The National Basketball Association plans to break a new barrier for U.S. sports leagues by streaming live games to local markets on the Web.
According to a story published Monday by the Sports Business Journal, the NBA plans to negotiate contracts for its member teams so they can stream live games to targeted local online audiences this fall. Bill Koenig, executive vice president of business affairs, told the industry publication: "We hope to have a model in place this season. Our opening up of the rights will certainly be done."
The rights Koenig referred to have been a sticky issue since the advent of streaming video and the rush of sports fans to the Internet. Cable operators and regional sports networks hold various exclusive rights to broadcast live games via network TV, cable, radio, and satellite; and they haven't wanted to see the Internet cannibalize their prime-time business by allowing anyone to access games on demand.
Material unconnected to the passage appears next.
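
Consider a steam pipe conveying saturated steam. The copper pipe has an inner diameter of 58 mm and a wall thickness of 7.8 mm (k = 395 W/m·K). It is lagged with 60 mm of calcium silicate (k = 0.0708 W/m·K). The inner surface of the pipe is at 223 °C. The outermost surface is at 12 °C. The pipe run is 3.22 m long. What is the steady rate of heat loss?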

The NBA, according to the story, has authorized its teams to introduce live local streaming on their Web sites for the fall season. Details are still unclear; but in theory, Boston residents would be able to watch the Boston Celtics game on the team's Web site.
The NBA reportedly plans to use geo-targeting technology to block out-of-market visitors to the site, so those people would still need to watch it on a national cable station.
The NBA is reportedly still working out the details on whether games would be streamed for free, with advertisements, or even on which sites they would be shown. It is also dealing with rights issues and potential pushback from regional sports networks.